2年ほど前からにじメディア作品に出演されている春名さん(左)と拓実さん(右)
2年ほど前からにじメディア作品に出演されている春名さん(左)と拓実さん(右)

1人いれば、空気は変わる

キャパシティを超えて、事業を育てることに奔走するこの数年。齋藤さんを突き動かし続けるのは、心に深く刻まれた“無関心”だと教えてくれました。

「映像業界どっぷりだったころ、仕事に忙殺されて、自分にとって大事なものにさえ無関心になっていました。誰でもそういう経験ってありますよね。後悔したり、取り返しのつかない経験をすることになってしまったり…。いくら人から聞いても、実際に自分がその状況に陥るまでわからない。映像も同じで、見ただけじゃ人はそうそう変わらないからこそ、僕が一緒に制作する作品は、スクリーンの中の本人と会っている気がするくらい、とにかく体感できる映像を意識しています」

作品をつくったその先には、どんなことを期待しているのでしょう。

「無関心だった彼らに目が向き、『友達になってみたいな』とか『一緒に働いてみたい』とか、そう思ってくれる人が増えるといいなと思います。1人そう思う人がいるだけで、企業でも地域でも、空気って変わります」

障害のある人と関わりながら営む事業は、ときに、世間からの厳しい目線にも晒されます。お金儲けに利用しているのではないか。本当に彼らに主体性はあるのか。つくった作品は、彼らのものと言えるのか。

「お金を取るのがとても怖いです。お金儲けだと思われるんじゃないかという不安がつきまとう。でも『事業をする上で一番優先する動機はお金儲けではない』という否定が自分の中に強くあるからこそ、世間の問いにも明確に答えられます。僕にとって重要なのは、映像制作を通してみんなで楽しむことなので、例えば、社会一般の価値観で評価される映画祭の賞は取りづらいでしょう。目に見えないことをしてるので、評価しづらいし、されづらいのは課題でもありますが、固定化された物差しでは測られたくはありません」

映像制作体験では今回から齋藤さんが編集用の機材を持ち込み、会話をしながらその場で作業する方針に変更。その代わり、内容はインタビューなど編集のしやすい企画とした
映像制作体験では今回から齋藤さんが編集用の機材を持ち込み、会話をしながらその場で作業する方針に変更。

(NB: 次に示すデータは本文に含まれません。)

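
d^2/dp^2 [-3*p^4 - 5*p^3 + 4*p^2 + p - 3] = -36*p^2 - 30*p + 8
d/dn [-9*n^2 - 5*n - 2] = -18*n - 5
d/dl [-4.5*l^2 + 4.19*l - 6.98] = 4.19 - 9.0*l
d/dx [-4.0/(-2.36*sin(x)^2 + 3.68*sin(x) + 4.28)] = (14.72 - 18.88*sin(x))*cos(x)/(-2.36*sin(x)^2 + 3.68*sin(x) + 4.28)^2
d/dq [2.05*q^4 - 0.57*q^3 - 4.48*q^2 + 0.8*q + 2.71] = 8.2*q^3 - 1.71*q^2 - 8.96*q + 0.8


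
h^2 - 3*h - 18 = (h - 6)*(h + 3)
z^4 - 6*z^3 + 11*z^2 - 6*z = z*(z - 3)*(z - 2)*(z - 1)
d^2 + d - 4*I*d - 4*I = (d + 1)*(d - 4*I)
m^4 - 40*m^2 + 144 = (m - 6)*(m - 2)*(m + 2)*(m + 6)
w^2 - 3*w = w*(w - 3)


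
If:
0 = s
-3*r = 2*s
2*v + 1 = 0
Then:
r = 0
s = 0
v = -1/2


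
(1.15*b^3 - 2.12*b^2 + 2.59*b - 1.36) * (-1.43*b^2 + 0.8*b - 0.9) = -1.6445*b^5 + 3.9516*b^4 - 6.4347*b^3 + 5.9248*b^2 - 3.419*b + 1.224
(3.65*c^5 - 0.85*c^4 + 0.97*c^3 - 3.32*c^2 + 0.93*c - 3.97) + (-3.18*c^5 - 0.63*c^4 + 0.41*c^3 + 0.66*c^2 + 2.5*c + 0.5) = 0.47*c^5 - 1.48*c^4 + 1.38*c^3 - 2.66*c^2 + 3.43*c - 3.47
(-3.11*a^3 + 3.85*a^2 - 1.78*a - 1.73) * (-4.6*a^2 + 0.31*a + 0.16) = 14.306*a^5 - 18.6741*a^4 + 8.8839*a^3 + 8.0222*a^2 - 0.8211*a - 0.2768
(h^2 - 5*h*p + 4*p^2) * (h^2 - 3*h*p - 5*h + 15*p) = h^4 - 8*h^3*p - 5*h^3 + 19*h^2*p^2 + 40*h^2*p - 12*h*p^3 - 95*h*p^2 + 60*p^3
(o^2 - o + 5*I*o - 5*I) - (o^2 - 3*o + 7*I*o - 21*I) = 2*o - 2*I*o + 16*I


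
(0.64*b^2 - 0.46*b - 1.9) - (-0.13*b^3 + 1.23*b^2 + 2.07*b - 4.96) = 0.13*b^3 - 0.59*b^2 - 2.53*b + 3.06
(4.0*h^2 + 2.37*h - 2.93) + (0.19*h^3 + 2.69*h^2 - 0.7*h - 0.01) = 0.19*h^3 + 6.69*h^2 + 1.67*h - 2.94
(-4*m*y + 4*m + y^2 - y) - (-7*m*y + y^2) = 3*m*y + 4*m - y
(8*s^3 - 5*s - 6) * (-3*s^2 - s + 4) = -24*s^5 - 8*s^4 + 47*s^3 + 23*s^2 - 14*s - 24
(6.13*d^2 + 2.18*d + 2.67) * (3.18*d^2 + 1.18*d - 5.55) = 19.4934*d^4 + 14.1658*d^3 - 22.9585*d^2 - 8.9484*d - 14.8185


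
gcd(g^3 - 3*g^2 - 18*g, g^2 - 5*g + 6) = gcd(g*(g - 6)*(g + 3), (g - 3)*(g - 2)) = 1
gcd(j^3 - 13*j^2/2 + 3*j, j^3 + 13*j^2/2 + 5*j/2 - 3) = j - 1/2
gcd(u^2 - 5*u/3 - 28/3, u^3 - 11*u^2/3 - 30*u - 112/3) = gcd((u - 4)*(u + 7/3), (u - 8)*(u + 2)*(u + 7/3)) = u + 7/3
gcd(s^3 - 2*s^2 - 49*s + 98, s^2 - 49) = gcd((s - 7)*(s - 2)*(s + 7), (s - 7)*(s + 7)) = s^2 - 49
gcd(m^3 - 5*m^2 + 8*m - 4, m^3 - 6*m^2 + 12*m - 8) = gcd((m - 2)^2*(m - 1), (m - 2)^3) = m^2 - 4*m + 4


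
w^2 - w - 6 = (w - 3)*(w + 2)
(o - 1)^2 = o^2 - 2*o + 1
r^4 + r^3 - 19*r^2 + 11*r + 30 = (r - 3)*(r - 2)*(r + 1)*(r + 5)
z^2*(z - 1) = z^3 - z^2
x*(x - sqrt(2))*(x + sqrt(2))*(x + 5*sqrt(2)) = x^4 + 5*sqrt(2)*x^3 - 2*x^2 - 10*sqrt(2)*x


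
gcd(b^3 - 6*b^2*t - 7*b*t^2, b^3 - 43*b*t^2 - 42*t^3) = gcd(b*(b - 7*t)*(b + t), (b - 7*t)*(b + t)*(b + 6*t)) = -b^2 + 6*b*t + 7*t^2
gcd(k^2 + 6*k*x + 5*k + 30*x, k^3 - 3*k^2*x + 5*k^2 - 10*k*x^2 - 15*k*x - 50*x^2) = k + 5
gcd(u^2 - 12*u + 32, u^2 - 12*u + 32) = u^2 - 12*u + 32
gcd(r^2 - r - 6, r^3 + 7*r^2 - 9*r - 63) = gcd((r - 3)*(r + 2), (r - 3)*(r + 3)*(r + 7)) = r - 3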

その代わり、内容はインタビューなど編集のしやすい企画とした

「一番最初に映画をつくった自閉症の男性とは今でも交流があって、変化がとても興味深いんです。彼は言葉でしっかり表現できるタイプではないので、僕の想像の域を出ませんが、自己肯定感が上がってちょっと自信がついたのかな。映画に出たことが理由なのかわからないのはとても悔しいけど、でも、きっと影響はあるだろうなって信じたいです」

障害のある人がはじめる複業

「今、障害のある人の複業ということを考えています。作業所に所属はして、依頼が来たときに一緒に映像制作をするとか。こちらの体制を整えなければなので、少し先の話ですが」

齋藤さんが構想を練る背景には、障害のある人が特別支援学校を卒業すると、大半の人が仕事をする道に進むという現状があります。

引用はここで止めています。